Following on from gains in Asia, European markets have recovered their poise. The FTSE 100 index of leading British shares was up 1.6 percent at 6,812 while the CAC-40 in France rose 2.1 percent to 4,383. Germany's DAX, which underperformed the other two on Monday, was 1.8 percent higher at 9,531.
Russia's RTS index, which slumped 12 percent on Monday amid fears that the crisis would escalate and prompt Western powers to impose sanctions on Moscow, recovered too. It was trading 5.2 percent higher Tuesday.
Wall Street was likewise poised for a recovery, with Dow futures and the broader S&P 500 futures up 1 percent.
Elsewhere, many of the assets that were bid up Monday in the wake of a weekend of developments in Ukraine, were in retreat. The benchmark New York crude oil rate was down 1 percent at $103.84 a barrel, while an ounce of gold fell 0.8 percent to $1,336.
However, tensions remain high, particularly in the Ukrainian region of Crimea, as Putin's order does not appear to have had any bearing on troops there.
"As such, markets will remain sensitive to Ukraine-related headlines and further bouts of risk aversion are likely," said Adam Cole, an analyst at RBC Capital Markets.

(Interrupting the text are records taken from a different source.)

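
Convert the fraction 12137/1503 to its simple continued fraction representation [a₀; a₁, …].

12137 = 8·1503 + 113, so a_0 = 8
1503 = 13·113 + 34, so a_1 = 13
113 = 3·34 + 11, so a_2 = 3
34 = 3·11 + 1, so a_3 = 3
11 = 11·1 + 0, so a_4 = 11

[8; 13, 3, 3, 11]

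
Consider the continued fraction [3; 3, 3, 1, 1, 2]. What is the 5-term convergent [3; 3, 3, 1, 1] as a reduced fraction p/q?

a_0 = 3: 3/1
a_1 = 3: 10/3
a_2 = 3: 33/10
a_3 = 1: 43/13
a_4 = 1: 76/23

76/23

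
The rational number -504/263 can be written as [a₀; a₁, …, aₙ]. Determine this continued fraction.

Run the Euclidean algorithm, recording each quotient:
-504 = -2·263 + 22, so a_0 = -2
263 = 11·22 + 21, so a_1 = 11
22 = 1·21 + 1, so a_2 = 1
21 = 21·1 + 0, so a_3 = 21

[-2; 11, 1, 21]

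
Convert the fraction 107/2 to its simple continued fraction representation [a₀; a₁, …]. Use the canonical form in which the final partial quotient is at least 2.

107 = 53·2 + 1, so a_0 = 53
2 = 2·1 + 0, so a_1 = 2

[53; 2]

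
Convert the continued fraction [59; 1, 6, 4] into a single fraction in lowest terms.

1736/29

Work from the innermost term outward:
Start with 4.
6 + 1/(4/1) = 6 + 1/4 = 25/4
1 + 1/(25/4) = 1 + 4/25 = 29/25
59 + 1/(29/25) = 59 + 25/29 = 1736/29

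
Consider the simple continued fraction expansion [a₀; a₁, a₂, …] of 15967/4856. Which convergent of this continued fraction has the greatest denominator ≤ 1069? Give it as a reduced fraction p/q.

2956/899

a_0 = 3: 3/1  (≤ bound)
a_1 = 3: 10/3  (≤ bound)
a_2 = 2: 23/7  (≤ bound)
a_3 = 8: 194/59  (≤ bound)
a_4 = 7: 1381/420  (≤ bound)
a_5 = 2: 2956/899  (≤ bound)
a_6 = 1: 4337/1319  (> 1069, stop)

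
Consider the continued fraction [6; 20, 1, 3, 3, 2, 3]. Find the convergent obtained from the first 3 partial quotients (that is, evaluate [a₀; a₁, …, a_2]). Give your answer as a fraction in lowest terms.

Start with 1.
20 + 1/(1/1) = 20 + 1/1 = 21/1
6 + 1/(21/1) = 6 + 1/21 = 127/21

127/21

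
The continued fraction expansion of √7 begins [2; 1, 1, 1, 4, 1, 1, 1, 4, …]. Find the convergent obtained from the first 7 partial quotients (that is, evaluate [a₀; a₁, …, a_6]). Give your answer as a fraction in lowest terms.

82/31

Start with 1.
1 + 1/(1/1) = 1 + 1/1 = 2/1
4 + 1/(2/1) = 4 + 1/2 = 9/2
1 + 1/(9/2) = 1 + 2/9 = 11/9
1 + 1/(11/9) = 1 + 9/11 = 20/11
1 + 1/(20/11) = 1 + 11/20 = 31/20
2 + 1/(31/20) = 2 + 20/31 = 82/31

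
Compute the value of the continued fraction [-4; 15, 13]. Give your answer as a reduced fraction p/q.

-771/196

a_0 = -4: -4/1
a_1 = 15: -59/15
a_2 = 13: -771/196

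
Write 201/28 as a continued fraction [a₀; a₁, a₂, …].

⌊201/28⌋ = 7, remainder 5
⌊28/5⌋ = 5, remainder 3
⌊5/3⌋ = 1, remainder 2
⌊3/2⌋ = 1, remainder 1
⌊2/1⌋ = 2, remainder 0

[7; 5, 1, 1, 2]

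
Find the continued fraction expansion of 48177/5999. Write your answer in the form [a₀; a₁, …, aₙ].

[8; 32, 2, 2, 1, 12, 2]

48177 = 8·5999 + 185, so a_0 = 8
5999 = 32·185 + 79, so a_1 = 32
185 = 2·79 + 27, so a_2 = 2
79 = 2·27 + 25, so a_3 = 2
27 = 1·25 + 2, so a_4 = 1
25 = 12·2 + 1, so a_5 = 12
2 = 2·1 + 0, so a_6 = 2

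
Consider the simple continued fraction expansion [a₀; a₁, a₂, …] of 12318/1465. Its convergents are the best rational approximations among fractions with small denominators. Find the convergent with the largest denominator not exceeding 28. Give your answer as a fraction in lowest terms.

185/22

a_0 = 8: 8/1  (≤ bound)
a_1 = 2: 17/2  (≤ bound)
a_2 = 2: 42/5  (≤ bound)
a_3 = 4: 185/22  (≤ bound)
a_4 = 2: 412/49  (> 28, stop)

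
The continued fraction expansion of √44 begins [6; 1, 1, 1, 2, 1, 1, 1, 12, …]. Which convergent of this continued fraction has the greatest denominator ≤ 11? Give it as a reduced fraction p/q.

73/11

List convergents until the denominator exceeds the bound:
a_0 = 6: 6/1  (≤ bound)
a_1 = 1: 7/1  (≤ bound)
a_2 = 1: 13/2  (≤ bound)
a_3 = 1: 20/3  (≤ bound)
a_4 = 2: 53/8  (≤ bound)
a_5 = 1: 73/11  (≤ bound)
a_6 = 1: 126/19  (> 11, stop)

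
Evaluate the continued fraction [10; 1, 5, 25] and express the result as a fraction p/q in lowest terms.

1636/151

Start with 25.
5 + 1/(25/1) = 5 + 1/25 = 126/25
1 + 1/(126/25) = 1 + 25/126 = 151/126
10 + 1/(151/126) = 10 + 126/151 = 1636/151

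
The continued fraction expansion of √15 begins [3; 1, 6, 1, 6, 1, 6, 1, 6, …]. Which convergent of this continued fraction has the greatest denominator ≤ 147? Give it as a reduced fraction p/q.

244/63

List convergents until the denominator exceeds the bound:
a_0 = 3: 3/1  (≤ bound)
a_1 = 1: 4/1  (≤ bound)
a_2 = 6: 27/7  (≤ bound)
a_3 = 1: 31/8  (≤ bound)
a_4 = 6: 213/55  (≤ bound)
a_5 = 1: 244/63  (≤ bound)
a_6 = 6: 1677/433  (> 147, stop)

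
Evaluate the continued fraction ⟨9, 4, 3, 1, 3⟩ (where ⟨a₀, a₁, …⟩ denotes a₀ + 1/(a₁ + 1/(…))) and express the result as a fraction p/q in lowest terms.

Starting at the tail and folding back:
Start with 3.
1 + 1/(3/1) = 1 + 1/3 = 4/3
3 + 1/(4/3) = 3 + 3/4 = 15/4
4 + 1/(15/4) = 4 + 4/15 = 64/15
9 + 1/(64/15) = 9 + 15/64 = 591/64

591/64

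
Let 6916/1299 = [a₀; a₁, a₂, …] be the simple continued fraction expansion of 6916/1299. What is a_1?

3

6916 ÷ 1299 → quotient 5, remainder 421
1299 ÷ 421 → quotient 3, remainder 36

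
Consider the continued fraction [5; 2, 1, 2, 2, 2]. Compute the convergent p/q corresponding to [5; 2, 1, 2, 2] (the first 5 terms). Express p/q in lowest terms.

a_0 = 5: 5/1
a_1 = 2: 11/2
a_2 = 1: 16/3
a_3 = 2: 43/8
a_4 = 2: 102/19

102/19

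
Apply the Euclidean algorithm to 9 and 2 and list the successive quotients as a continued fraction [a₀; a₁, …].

Apply division with remainder until the remainder is 0:
9 = 4·2 + 1, so a_0 = 4
2 = 2·1 + 0, so a_1 = 2

[4; 2]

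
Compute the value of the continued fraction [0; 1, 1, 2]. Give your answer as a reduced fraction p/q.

3/5

Starting at the tail and folding back:
Start with 2.
1 + 1/(2/1) = 1 + 1/2 = 3/2
1 + 1/(3/2) = 1 + 2/3 = 5/3
0 + 1/(5/3) = 0 + 3/5 = 3/5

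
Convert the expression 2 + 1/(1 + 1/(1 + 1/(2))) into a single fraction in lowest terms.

Starting at the tail and folding back:
Start with 2.
1 + 1/(2/1) = 1 + 1/2 = 3/2
1 + 1/(3/2) = 1 + 2/3 = 5/3
2 + 1/(5/3) = 2 + 3/5 = 13/5

13/5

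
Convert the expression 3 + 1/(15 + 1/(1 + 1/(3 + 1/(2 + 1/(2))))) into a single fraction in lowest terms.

a_0 = 3: 3/1
a_1 = 15: 46/15
a_2 = 1: 49/16
a_3 = 3: 193/63
a_4 = 2: 435/142
a_5 = 2: 1063/347

1063/347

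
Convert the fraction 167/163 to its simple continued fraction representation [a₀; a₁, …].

Repeatedly divide and take the remainder:
167 ÷ 163 → quotient 1, remainder 4
163 ÷ 4 → quotient 40, remainder 3
4 ÷ 3 → quotient 1, remainder 1
3 ÷ 1 → quotient 3, remainder 0

[1; 40, 1, 3]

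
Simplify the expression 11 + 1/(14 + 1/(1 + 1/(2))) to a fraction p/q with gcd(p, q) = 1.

Build up convergents one term at a time:
a_0 = 11: 11/1
a_1 = 14: 155/14
a_2 = 1: 166/15
a_3 = 2: 487/44

487/44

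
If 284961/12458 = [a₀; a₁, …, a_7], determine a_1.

284961 = 22·12458 + 10885, so a_0 = 22
12458 = 1·10885 + 1573, so a_1 = 1

1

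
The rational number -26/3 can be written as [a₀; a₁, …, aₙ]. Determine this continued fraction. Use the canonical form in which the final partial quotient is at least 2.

⌊-26/3⌋ = -9, remainder 1
⌊3/1⌋ = 3, remainder 0

[-9; 3]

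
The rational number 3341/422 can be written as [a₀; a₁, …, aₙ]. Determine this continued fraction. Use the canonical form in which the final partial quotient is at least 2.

[7; 1, 11, 17, 2]

⌊3341/422⌋ = 7, remainder 387
⌊422/387⌋ = 1, remainder 35
⌊387/35⌋ = 11, remainder 2
⌊35/2⌋ = 17, remainder 1
⌊2/1⌋ = 2, remainder 0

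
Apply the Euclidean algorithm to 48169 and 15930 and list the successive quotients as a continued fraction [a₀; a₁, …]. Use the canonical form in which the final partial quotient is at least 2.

Apply division with remainder until the remainder is 0:
48169 = 3·15930 + 379, so a_0 = 3
15930 = 42·379 + 12, so a_1 = 42
379 = 31·12 + 7, so a_2 = 31
12 = 1·7 + 5, so a_3 = 1
7 = 1·5 + 2, so a_4 = 1
5 = 2·2 + 1, so a_5 = 2
2 = 2·1 + 0, so a_6 = 2

[3; 42, 31, 1, 1, 2, 2]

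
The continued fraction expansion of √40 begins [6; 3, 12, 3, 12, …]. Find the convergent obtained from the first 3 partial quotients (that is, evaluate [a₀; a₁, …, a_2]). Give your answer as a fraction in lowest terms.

Start with 12.
3 + 1/(12/1) = 3 + 1/12 = 37/12
6 + 1/(37/12) = 6 + 12/37 = 234/37

234/37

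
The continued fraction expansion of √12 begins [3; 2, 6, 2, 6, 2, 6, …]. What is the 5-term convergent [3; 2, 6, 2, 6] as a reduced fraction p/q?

627/181

Collapse the nested fraction from the inside out:
Start with 6.
2 + 1/(6/1) = 2 + 1/6 = 13/6
6 + 1/(13/6) = 6 + 6/13 = 84/13
2 + 1/(84/13) = 2 + 13/84 = 181/84
3 + 1/(181/84) = 3 + 84/181 = 627/181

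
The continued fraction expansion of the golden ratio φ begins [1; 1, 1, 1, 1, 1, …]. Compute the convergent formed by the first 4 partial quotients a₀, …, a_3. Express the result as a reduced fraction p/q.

5/3

Collapse the nested fraction from the inside out:
Start with 1.
1 + 1/(1/1) = 1 + 1/1 = 2/1
1 + 1/(2/1) = 1 + 1/2 = 3/2
1 + 1/(3/2) = 1 + 2/3 = 5/3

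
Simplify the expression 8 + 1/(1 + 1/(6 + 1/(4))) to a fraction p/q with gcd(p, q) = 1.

a_0 = 8: 8/1
a_1 = 1: 9/1
a_2 = 6: 62/7
a_3 = 4: 257/29

257/29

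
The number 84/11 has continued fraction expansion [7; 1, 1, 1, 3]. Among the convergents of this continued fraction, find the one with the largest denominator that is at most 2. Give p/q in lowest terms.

15/2

List convergents until the denominator exceeds the bound:
a_0 = 7: 7/1  (≤ bound)
a_1 = 1: 8/1  (≤ bound)
a_2 = 1: 15/2  (≤ bound)
a_3 = 1: 23/3  (> 2, stop)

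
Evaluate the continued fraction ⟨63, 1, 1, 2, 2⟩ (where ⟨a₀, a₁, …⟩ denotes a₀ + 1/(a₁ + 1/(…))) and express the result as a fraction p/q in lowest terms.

763/12

Build up convergents one term at a time:
a_0 = 63: 63/1
a_1 = 1: 64/1
a_2 = 1: 127/2
a_3 = 2: 318/5
a_4 = 2: 763/12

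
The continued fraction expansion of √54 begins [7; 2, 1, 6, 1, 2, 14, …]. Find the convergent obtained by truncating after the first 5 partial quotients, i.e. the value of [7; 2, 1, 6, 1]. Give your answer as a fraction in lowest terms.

169/23

Work from the innermost term outward:
Start with 1.
6 + 1/(1/1) = 6 + 1/1 = 7/1
1 + 1/(7/1) = 1 + 1/7 = 8/7
2 + 1/(8/7) = 2 + 7/8 = 23/8
7 + 1/(23/8) = 7 + 8/23 = 169/23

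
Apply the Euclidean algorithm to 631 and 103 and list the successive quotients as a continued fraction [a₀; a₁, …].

[6; 7, 1, 12]

631 = 6·103 + 13, so a_0 = 6
103 = 7·13 + 12, so a_1 = 7
13 = 1·12 + 1, so a_2 = 1
12 = 12·1 + 0, so a_3 = 12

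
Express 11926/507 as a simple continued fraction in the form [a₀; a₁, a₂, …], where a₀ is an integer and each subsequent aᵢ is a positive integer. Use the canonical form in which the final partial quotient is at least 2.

Run the Euclidean algorithm, recording each quotient:
⌊11926/507⌋ = 23, remainder 265
⌊507/265⌋ = 1, remainder 242
⌊265/242⌋ = 1, remainder 23
⌊242/23⌋ = 10, remainder 12
⌊23/12⌋ = 1, remainder 11
⌊12/11⌋ = 1, remainder 1
⌊11/1⌋ = 11, remainder 0

[23; 1, 1, 10, 1, 1, 11]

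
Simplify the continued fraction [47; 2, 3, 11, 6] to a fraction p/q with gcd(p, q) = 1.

Starting at the tail and folding back:
Start with 6.
11 + 1/(6/1) = 11 + 1/6 = 67/6
3 + 1/(67/6) = 3 + 6/67 = 207/67
2 + 1/(207/67) = 2 + 67/207 = 481/207
47 + 1/(481/207) = 47 + 207/481 = 22814/481

22814/481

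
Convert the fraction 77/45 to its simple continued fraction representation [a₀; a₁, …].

Repeatedly divide and take the remainder:
77 = 1·45 + 32, so a_0 = 1
45 = 1·32 + 13, so a_1 = 1
32 = 2·13 + 6, so a_2 = 2
13 = 2·6 + 1, so a_3 = 2
6 = 6·1 + 0, so a_4 = 6

[1; 1, 2, 2, 6]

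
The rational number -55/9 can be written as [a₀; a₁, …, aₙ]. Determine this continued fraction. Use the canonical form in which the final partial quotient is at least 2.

[-7; 1, 8]

Repeatedly divide and take the remainder:
⌊-55/9⌋ = -7, remainder 8
⌊9/8⌋ = 1, remainder 1
⌊8/1⌋ = 8, remainder 0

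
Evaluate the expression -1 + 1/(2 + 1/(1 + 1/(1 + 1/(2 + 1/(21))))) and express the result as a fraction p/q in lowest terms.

-171/278

Start with 21.
2 + 1/(21/1) = 2 + 1/21 = 43/21
1 + 1/(43/21) = 1 + 21/43 = 64/43
1 + 1/(64/43) = 1 + 43/64 = 107/64
2 + 1/(107/64) = 2 + 64/107 = 278/107
-1 + 1/(278/107) = -1 + 107/278 = -171/278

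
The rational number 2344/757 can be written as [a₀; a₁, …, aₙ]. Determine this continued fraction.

[3; 10, 2, 1, 2, 2, 1, 2]

Repeatedly divide and take the remainder:
2344 ÷ 757 → quotient 3, remainder 73
757 ÷ 73 → quotient 10, remainder 27
73 ÷ 27 → quotient 2, remainder 19
27 ÷ 19 → quotient 1, remainder 8
19 ÷ 8 → quotient 2, remainder 3
8 ÷ 3 → quotient 2, remainder 2
3 ÷ 2 → quotient 1, remainder 1
2 ÷ 1 → quotient 2, remainder 0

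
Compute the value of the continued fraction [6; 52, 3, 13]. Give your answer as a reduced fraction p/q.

12598/2093

a_0 = 6: 6/1
a_1 = 52: 313/52
a_2 = 3: 945/157
a_3 = 13: 12598/2093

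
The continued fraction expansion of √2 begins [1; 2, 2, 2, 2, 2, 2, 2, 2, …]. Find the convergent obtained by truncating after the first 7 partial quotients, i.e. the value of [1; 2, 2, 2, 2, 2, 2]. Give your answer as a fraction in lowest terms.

a_0 = 1: 1/1
a_1 = 2: 3/2
a_2 = 2: 7/5
a_3 = 2: 17/12
a_4 = 2: 41/29
a_5 = 2: 99/70
a_6 = 2: 239/169

239/169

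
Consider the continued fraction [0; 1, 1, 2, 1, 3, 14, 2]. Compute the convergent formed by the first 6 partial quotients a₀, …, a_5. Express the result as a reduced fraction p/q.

Start with 3.
1 + 1/(3/1) = 1 + 1/3 = 4/3
2 + 1/(4/3) = 2 + 3/4 = 11/4
1 + 1/(11/4) = 1 + 4/11 = 15/11
1 + 1/(15/11) = 1 + 11/15 = 26/15
0 + 1/(26/15) = 0 + 15/26 = 15/26

15/26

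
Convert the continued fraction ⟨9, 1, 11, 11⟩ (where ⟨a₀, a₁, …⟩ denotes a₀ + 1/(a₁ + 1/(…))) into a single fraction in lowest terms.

Start with 11.
11 + 1/(11/1) = 11 + 1/11 = 122/11
1 + 1/(122/11) = 1 + 11/122 = 133/122
9 + 1/(133/122) = 9 + 122/133 = 1319/133

1319/133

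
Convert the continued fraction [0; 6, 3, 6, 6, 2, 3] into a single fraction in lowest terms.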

Developments in Ukraine have dominated the start of what is likely to be a busy week on the economic news front. As well as a raft of U.S. economic data that culminates with Friday's nonfarm payrolls figures for February, investors have the monthly policy meeting from the European Central Bank to monitor.
Earlier in Asia, Japan's Nikkei 225 added 0.5 percent to 14,721.48 and Hong Kong's Hang Seng rose 0.7 percent to 22,657.63. The Sensex in India gained 1.2 percent to 21,187.89 and Australia's S&P/ASX 200 rose by 0.3 percent to 5,400.20.